WORKING WITH THE BIG CAMERA
Many years ago I used a large-format camera, so called because it used film that was four inches wide by five inches tall—13 times the area of 35mm film. Starting with an image of that size, I could make an 11 x 14-inch print with very little enlargement, resulting in incredible sharpness and detail. I have yet to see a book or computer screen that comes close. You can lose yourself in a large-format print.

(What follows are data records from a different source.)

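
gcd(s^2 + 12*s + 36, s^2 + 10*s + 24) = s + 6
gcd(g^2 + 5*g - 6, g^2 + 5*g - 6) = g^2 + 5*g - 6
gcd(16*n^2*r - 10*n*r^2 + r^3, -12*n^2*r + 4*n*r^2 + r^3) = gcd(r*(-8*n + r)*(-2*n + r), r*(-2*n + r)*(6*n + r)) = -2*n*r + r^2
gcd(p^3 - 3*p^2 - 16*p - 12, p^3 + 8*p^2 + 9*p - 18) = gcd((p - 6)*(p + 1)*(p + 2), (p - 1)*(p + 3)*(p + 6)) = 1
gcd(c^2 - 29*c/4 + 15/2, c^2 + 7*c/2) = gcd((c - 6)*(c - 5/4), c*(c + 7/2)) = 1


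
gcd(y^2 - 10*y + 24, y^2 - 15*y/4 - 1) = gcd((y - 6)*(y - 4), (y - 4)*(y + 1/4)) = y - 4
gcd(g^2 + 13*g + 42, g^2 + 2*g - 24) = g + 6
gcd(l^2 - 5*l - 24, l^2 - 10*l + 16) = l - 8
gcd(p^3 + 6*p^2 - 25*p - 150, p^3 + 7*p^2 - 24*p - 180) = p^2 + p - 30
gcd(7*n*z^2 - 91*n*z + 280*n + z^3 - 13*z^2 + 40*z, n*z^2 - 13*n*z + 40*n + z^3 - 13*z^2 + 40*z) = z^2 - 13*z + 40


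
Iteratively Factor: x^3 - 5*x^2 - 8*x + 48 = (x - 4)*(x^2 - x - 12) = (x - 4)*(x + 3)*(x - 4)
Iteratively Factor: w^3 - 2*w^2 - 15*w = (w - 5)*(w^2 + 3*w) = w*(w - 5)*(w + 3)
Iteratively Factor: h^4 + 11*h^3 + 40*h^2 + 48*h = (h)*(h^3 + 11*h^2 + 40*h + 48) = h*(h + 4)*(h^2 + 7*h + 12) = h*(h + 3)*(h + 4)*(h + 4)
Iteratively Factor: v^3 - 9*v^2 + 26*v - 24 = (v - 4)*(v^2 - 5*v + 6) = (v - 4)*(v - 3)*(v - 2)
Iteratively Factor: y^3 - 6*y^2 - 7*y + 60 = (y - 5)*(y^2 - y - 12) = (y - 5)*(y + 3)*(y - 4)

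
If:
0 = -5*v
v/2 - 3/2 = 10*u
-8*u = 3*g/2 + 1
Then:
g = 2/15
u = -3/20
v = 0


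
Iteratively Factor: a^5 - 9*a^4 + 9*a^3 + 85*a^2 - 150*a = (a + 3)*(a^4 - 12*a^3 + 45*a^2 - 50*a) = (a - 5)*(a + 3)*(a^3 - 7*a^2 + 10*a) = (a - 5)*(a - 2)*(a + 3)*(a^2 - 5*a) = (a - 5)^2*(a - 2)*(a + 3)*(a)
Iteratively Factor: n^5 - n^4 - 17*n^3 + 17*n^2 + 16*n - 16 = (n - 4)*(n^4 + 3*n^3 - 5*n^2 - 3*n + 4) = (n - 4)*(n + 1)*(n^3 + 2*n^2 - 7*n + 4) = (n - 4)*(n + 1)*(n + 4)*(n^2 - 2*n + 1) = (n - 4)*(n - 1)*(n + 1)*(n + 4)*(n - 1)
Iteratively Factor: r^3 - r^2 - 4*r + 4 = (r - 2)*(r^2 + r - 2) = (r - 2)*(r - 1)*(r + 2)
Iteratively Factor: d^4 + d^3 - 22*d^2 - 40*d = (d - 5)*(d^3 + 6*d^2 + 8*d) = (d - 5)*(d + 2)*(d^2 + 4*d) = (d - 5)*(d + 2)*(d + 4)*(d)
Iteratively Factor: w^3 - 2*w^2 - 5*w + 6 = (w - 3)*(w^2 + w - 2) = (w - 3)*(w - 1)*(w + 2)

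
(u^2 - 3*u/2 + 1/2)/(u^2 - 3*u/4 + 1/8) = 4*(u - 1)/(4*u - 1)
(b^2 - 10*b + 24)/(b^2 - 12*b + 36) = (b - 4)/(b - 6)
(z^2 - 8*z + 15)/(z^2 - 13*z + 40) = (z - 3)/(z - 8)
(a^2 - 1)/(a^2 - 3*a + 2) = (a + 1)/(a - 2)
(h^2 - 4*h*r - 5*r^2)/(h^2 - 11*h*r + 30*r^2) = (-h - r)/(-h + 6*r)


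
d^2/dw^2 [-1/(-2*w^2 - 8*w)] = (-w*(w + 4) + 4*(w + 2)^2)/(w^3*(w + 4)^3)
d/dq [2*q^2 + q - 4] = 4*q + 1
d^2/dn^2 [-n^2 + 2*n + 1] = -2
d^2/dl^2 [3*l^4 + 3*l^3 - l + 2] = 18*l*(2*l + 1)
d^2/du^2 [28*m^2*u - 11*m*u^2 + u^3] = -22*m + 6*u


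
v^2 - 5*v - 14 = (v - 7)*(v + 2)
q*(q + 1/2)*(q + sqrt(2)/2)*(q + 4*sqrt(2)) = q^4 + q^3/2 + 9*sqrt(2)*q^3/2 + 9*sqrt(2)*q^2/4 + 4*q^2 + 2*q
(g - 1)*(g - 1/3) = g^2 - 4*g/3 + 1/3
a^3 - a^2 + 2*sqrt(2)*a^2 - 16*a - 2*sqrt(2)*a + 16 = (a - 1)*(a - 2*sqrt(2))*(a + 4*sqrt(2))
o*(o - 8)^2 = o^3 - 16*o^2 + 64*o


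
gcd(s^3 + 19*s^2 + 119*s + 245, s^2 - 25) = s + 5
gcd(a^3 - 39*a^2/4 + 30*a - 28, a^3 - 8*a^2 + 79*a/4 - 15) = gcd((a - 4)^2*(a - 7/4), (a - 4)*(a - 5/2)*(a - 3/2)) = a - 4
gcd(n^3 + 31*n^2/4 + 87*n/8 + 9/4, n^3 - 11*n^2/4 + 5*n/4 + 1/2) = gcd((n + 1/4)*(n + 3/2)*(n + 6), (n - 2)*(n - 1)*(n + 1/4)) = n + 1/4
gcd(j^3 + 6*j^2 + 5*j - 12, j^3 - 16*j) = j + 4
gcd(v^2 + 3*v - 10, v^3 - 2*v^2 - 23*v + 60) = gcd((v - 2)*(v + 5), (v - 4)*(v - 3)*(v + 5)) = v + 5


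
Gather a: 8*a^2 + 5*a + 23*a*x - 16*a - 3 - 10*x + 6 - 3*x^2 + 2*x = 8*a^2 + a*(23*x - 11) - 3*x^2 - 8*x + 3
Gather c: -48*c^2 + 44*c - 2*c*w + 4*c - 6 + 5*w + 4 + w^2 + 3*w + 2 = -48*c^2 + c*(48 - 2*w) + w^2 + 8*w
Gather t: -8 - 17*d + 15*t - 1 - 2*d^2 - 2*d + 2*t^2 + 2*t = -2*d^2 - 19*d + 2*t^2 + 17*t - 9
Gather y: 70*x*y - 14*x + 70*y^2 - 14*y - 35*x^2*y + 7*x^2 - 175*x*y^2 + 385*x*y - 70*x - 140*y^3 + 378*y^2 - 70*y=7*x^2 - 84*x - 140*y^3 + y^2*(448 - 175*x) + y*(-35*x^2 + 455*x - 84)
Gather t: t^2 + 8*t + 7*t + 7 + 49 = t^2 + 15*t + 56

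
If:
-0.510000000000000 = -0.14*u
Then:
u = 3.64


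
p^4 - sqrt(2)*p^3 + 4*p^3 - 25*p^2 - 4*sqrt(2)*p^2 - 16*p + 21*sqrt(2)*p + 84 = (p - 3)*(p + 7)*(p - 2*sqrt(2))*(p + sqrt(2))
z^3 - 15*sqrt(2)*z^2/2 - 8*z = z*(z - 8*sqrt(2))*(z + sqrt(2)/2)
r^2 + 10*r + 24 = (r + 4)*(r + 6)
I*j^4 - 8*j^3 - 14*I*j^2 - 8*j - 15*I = (j + I)*(j + 3*I)*(j + 5*I)*(I*j + 1)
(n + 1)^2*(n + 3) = n^3 + 5*n^2 + 7*n + 3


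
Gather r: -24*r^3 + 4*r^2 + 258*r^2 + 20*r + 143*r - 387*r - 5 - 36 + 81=-24*r^3 + 262*r^2 - 224*r + 40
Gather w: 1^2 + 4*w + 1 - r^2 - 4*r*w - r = -r^2 - r + w*(4 - 4*r) + 2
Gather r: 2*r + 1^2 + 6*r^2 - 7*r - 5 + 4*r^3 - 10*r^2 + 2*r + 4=4*r^3 - 4*r^2 - 3*r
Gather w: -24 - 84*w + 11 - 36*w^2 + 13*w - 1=-36*w^2 - 71*w - 14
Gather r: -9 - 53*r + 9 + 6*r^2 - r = 6*r^2 - 54*r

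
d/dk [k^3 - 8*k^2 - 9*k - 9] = 3*k^2 - 16*k - 9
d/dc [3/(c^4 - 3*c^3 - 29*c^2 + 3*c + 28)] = 3*(-4*c^3 + 9*c^2 + 58*c - 3)/(c^4 - 3*c^3 - 29*c^2 + 3*c + 28)^2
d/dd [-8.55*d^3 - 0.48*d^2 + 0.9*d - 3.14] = -25.65*d^2 - 0.96*d + 0.9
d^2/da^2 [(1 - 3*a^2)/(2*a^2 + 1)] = 10*(6*a^2 - 1)/(8*a^6 + 12*a^4 + 6*a^2 + 1)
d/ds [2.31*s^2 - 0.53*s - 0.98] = 4.62*s - 0.53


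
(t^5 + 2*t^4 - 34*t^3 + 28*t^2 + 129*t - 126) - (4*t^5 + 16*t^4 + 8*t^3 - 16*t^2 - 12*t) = -3*t^5 - 14*t^4 - 42*t^3 + 44*t^2 + 141*t - 126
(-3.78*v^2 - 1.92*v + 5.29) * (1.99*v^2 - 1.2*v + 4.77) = -7.5222*v^4 + 0.7152*v^3 - 5.1995*v^2 - 15.5064*v + 25.2333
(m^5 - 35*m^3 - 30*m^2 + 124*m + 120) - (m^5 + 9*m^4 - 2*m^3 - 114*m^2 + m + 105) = -9*m^4 - 33*m^3 + 84*m^2 + 123*m + 15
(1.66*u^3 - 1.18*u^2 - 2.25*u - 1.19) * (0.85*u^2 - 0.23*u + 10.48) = 1.411*u^5 - 1.3848*u^4 + 15.7557*u^3 - 12.8604*u^2 - 23.3063*u - 12.4712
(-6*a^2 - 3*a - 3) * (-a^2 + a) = 6*a^4 - 3*a^3 - 3*a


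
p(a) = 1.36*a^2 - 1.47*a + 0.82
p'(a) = 2.72*a - 1.47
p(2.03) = 3.44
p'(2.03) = 4.05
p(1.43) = 1.50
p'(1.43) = 2.42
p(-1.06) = 3.91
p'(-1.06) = -4.35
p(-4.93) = 41.12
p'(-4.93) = -14.88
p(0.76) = 0.49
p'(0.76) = 0.60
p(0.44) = 0.44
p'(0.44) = -0.27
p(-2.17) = 10.41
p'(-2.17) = -7.37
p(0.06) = 0.74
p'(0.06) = -1.31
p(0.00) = 0.82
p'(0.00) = -1.47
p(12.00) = 179.02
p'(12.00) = 31.17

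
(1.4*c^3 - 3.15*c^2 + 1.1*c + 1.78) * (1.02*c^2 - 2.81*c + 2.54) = 1.428*c^5 - 7.147*c^4 + 13.5295*c^3 - 9.2764*c^2 - 2.2078*c + 4.5212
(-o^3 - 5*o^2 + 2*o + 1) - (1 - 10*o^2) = -o^3 + 5*o^2 + 2*o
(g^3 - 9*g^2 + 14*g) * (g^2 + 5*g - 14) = g^5 - 4*g^4 - 45*g^3 + 196*g^2 - 196*g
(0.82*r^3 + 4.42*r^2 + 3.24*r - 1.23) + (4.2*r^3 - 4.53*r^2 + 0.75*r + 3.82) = 5.02*r^3 - 0.11*r^2 + 3.99*r + 2.59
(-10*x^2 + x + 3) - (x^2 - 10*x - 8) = -11*x^2 + 11*x + 11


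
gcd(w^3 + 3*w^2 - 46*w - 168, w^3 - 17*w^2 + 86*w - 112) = w - 7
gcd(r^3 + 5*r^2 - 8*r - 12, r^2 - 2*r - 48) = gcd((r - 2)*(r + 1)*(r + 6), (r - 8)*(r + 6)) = r + 6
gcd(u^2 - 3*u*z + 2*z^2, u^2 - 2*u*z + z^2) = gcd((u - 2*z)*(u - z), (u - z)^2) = -u + z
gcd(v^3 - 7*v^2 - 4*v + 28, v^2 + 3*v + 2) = v + 2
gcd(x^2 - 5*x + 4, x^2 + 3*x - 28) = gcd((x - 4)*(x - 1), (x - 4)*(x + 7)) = x - 4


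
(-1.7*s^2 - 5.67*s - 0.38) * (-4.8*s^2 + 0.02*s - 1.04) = 8.16*s^4 + 27.182*s^3 + 3.4786*s^2 + 5.8892*s + 0.3952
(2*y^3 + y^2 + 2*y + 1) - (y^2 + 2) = 2*y^3 + 2*y - 1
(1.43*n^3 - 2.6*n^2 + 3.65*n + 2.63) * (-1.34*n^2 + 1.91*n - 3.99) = -1.9162*n^5 + 6.2153*n^4 - 15.5627*n^3 + 13.8213*n^2 - 9.5402*n - 10.4937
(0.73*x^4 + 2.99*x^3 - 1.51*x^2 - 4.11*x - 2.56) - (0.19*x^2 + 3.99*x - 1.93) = 0.73*x^4 + 2.99*x^3 - 1.7*x^2 - 8.1*x - 0.63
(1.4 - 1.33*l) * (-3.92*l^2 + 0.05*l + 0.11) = 5.2136*l^3 - 5.5545*l^2 - 0.0763*l + 0.154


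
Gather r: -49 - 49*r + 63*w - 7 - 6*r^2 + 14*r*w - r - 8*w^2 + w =-6*r^2 + r*(14*w - 50) - 8*w^2 + 64*w - 56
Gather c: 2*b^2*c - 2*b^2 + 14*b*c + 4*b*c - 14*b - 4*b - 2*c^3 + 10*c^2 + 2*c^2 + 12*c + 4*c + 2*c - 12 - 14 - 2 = -2*b^2 - 18*b - 2*c^3 + 12*c^2 + c*(2*b^2 + 18*b + 18) - 28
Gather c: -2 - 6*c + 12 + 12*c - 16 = 6*c - 6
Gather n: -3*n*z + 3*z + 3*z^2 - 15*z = -3*n*z + 3*z^2 - 12*z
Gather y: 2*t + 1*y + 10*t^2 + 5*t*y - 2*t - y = 10*t^2 + 5*t*y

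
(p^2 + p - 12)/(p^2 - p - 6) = (p + 4)/(p + 2)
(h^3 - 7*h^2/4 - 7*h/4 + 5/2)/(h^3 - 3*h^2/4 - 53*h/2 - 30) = (h^2 - 3*h + 2)/(h^2 - 2*h - 24)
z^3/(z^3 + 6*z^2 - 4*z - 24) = z^3/(z^3 + 6*z^2 - 4*z - 24)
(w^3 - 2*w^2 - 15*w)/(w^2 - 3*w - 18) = w*(w - 5)/(w - 6)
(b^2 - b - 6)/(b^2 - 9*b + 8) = (b^2 - b - 6)/(b^2 - 9*b + 8)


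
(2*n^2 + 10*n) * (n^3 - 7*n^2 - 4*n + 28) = 2*n^5 - 4*n^4 - 78*n^3 + 16*n^2 + 280*n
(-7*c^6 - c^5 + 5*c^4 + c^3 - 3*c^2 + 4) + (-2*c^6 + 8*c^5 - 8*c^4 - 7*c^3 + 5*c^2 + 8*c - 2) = -9*c^6 + 7*c^5 - 3*c^4 - 6*c^3 + 2*c^2 + 8*c + 2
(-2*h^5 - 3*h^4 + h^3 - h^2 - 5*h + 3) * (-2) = 4*h^5 + 6*h^4 - 2*h^3 + 2*h^2 + 10*h - 6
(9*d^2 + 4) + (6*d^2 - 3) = 15*d^2 + 1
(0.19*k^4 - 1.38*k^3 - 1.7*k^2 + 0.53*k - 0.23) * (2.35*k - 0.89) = 0.4465*k^5 - 3.4121*k^4 - 2.7668*k^3 + 2.7585*k^2 - 1.0122*k + 0.2047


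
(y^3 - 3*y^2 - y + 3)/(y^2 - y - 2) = (y^2 - 4*y + 3)/(y - 2)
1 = 1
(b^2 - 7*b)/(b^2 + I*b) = (b - 7)/(b + I)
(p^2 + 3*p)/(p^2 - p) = (p + 3)/(p - 1)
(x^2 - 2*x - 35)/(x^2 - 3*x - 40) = (x - 7)/(x - 8)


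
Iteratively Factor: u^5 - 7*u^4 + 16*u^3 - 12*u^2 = (u - 2)*(u^4 - 5*u^3 + 6*u^2) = u*(u - 2)*(u^3 - 5*u^2 + 6*u) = u^2*(u - 2)*(u^2 - 5*u + 6) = u^2*(u - 3)*(u - 2)*(u - 2)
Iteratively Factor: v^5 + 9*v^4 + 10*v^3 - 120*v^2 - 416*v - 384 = (v - 4)*(v^4 + 13*v^3 + 62*v^2 + 128*v + 96) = (v - 4)*(v + 4)*(v^3 + 9*v^2 + 26*v + 24) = (v - 4)*(v + 3)*(v + 4)*(v^2 + 6*v + 8) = (v - 4)*(v + 3)*(v + 4)^2*(v + 2)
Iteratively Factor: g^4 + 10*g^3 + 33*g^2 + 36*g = (g + 4)*(g^3 + 6*g^2 + 9*g) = (g + 3)*(g + 4)*(g^2 + 3*g) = g*(g + 3)*(g + 4)*(g + 3)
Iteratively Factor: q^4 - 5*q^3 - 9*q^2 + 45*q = (q)*(q^3 - 5*q^2 - 9*q + 45) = q*(q - 3)*(q^2 - 2*q - 15) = q*(q - 5)*(q - 3)*(q + 3)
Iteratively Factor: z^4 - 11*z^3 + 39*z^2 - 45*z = (z - 5)*(z^3 - 6*z^2 + 9*z) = (z - 5)*(z - 3)*(z^2 - 3*z) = (z - 5)*(z - 3)^2*(z)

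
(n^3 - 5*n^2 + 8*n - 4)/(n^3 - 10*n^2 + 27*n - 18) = (n^2 - 4*n + 4)/(n^2 - 9*n + 18)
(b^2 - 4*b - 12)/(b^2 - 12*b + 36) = (b + 2)/(b - 6)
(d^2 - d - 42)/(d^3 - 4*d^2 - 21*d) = (d + 6)/(d*(d + 3))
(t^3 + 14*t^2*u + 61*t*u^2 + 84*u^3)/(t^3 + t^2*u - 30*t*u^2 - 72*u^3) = (t + 7*u)/(t - 6*u)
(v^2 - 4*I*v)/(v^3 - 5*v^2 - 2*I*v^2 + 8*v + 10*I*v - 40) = v/(v^2 + v*(-5 + 2*I) - 10*I)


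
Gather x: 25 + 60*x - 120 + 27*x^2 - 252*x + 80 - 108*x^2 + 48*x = -81*x^2 - 144*x - 15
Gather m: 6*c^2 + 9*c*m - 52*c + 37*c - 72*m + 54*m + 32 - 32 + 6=6*c^2 - 15*c + m*(9*c - 18) + 6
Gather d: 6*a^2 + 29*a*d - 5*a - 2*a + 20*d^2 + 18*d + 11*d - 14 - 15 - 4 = 6*a^2 - 7*a + 20*d^2 + d*(29*a + 29) - 33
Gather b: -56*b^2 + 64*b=-56*b^2 + 64*b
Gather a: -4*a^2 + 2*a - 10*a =-4*a^2 - 8*a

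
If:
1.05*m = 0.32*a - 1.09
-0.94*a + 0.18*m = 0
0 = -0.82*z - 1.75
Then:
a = -0.21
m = -1.10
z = -2.13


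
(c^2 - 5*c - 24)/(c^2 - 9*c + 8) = (c + 3)/(c - 1)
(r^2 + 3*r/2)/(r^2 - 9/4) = 2*r/(2*r - 3)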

The camera that holds this film uses a design that goes back to the beginnings of photography in the 1800s. Because the lens can independently be tilted and swung sideways on its axis, a skilled photographer can do things with focus and perspective that are impossible with a 35mm camera. This bigger camera required a bigger tripod, and with a few film holders* and a couple of lenses, filters, focusing cloth, drinking water, etc., I carried a fair amount of weight out into the wilderness. In the Rocky Mountain region, that usually meant going uphill at altitudes of 3,000 to 8,000 feet. At Great Sand Dunes National Monument in Colorado, I was trudging up and down 400-foot-tall sand dunes at 6,000 feet elevation. I was in better shape then.
You can learn more about large-format photography in these articles:
Large-Format Photography (Wikipedia)
View Camera (Wikipedia)
*Each holder stored two sheets of film, one on each side. I looked a lot more than I shot, and setting up and shooting one photo could easily take a half hour, so three or four holders were usually plenty for me.